Please note: This review is based on the final hardcover books provided by the publisher, Penguin Young Readers Group, for review purposes.
Follow the National Book Examiner on Facebook and Twitter.
If you would like to continue receiving book reviews, including information about author appearances, author interviews and giveaways, please click the “Subscribe” icon. It’s free and anonymous. Thank you for reading, and thank you for sharing this article with others.
Home for Christmas by Jan Brett
“Home for Christmas” by Jan Brett is filled with intricate and beautiful illustrations and a heart-warming story of a young troll who finds out the value of home and family. The illustrations include Brett’s lovely borders and side pictures telling a story of their own.
Catch that Cookie by Hallie Durand
Where did the gingerbread men disappear to? That’s what young Marshall and his friends must find out. Clever clues have Marshall and his classmates running across the school to find their missing cookies. Marshall goes from not believing in magic to worrying about his cookie escaping. Warning: Don’t read when hungry.
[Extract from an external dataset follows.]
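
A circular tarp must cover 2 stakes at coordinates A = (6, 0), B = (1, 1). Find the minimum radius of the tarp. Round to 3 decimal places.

2.550

The smallest circle enclosing two points has them as diameter endpoints.
Centre = midpoint = (3.5, 0.5); r² = |AB|²/4 = 26/4 = 6.5.
r = √(6.5) ≈ 2.550.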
Here Comes Santa Cat by Deborah Underwood
Clever, clever book with text and illustrations working seamlessly together to create a different kind of reading experience. The readers must be actively involved in figuring out what the cat is feeling and saying from the pictures. The text consists of the narrator asking questions and surmising some of the answers. It’s a great way to get readers involved in books!
A Christmas Wish for Corduroy by Don Freeman
A small stuffed bear gets overlooked until he goes searching for something to make him stand out. And in the end, he gets his Christmas wish! A sweet tale for younger readers.
The Last Christmas Tree
This is a true holiday book with a small, spare spruce getting overlooked until Christmas Eve. At the last moment, when it seems certain that the forlorn fir will spend Christmas alone, he gets the best home ever.
The Animals’ Santa by Jan Brett
Animals, too, have their Santa. But a young rabbit wonders what kind of animal Santa is and decides to stay up late and see. Brett’s illustrations are filled with images that children will love to ponder. This will become a tale to tell and retell every holiday season.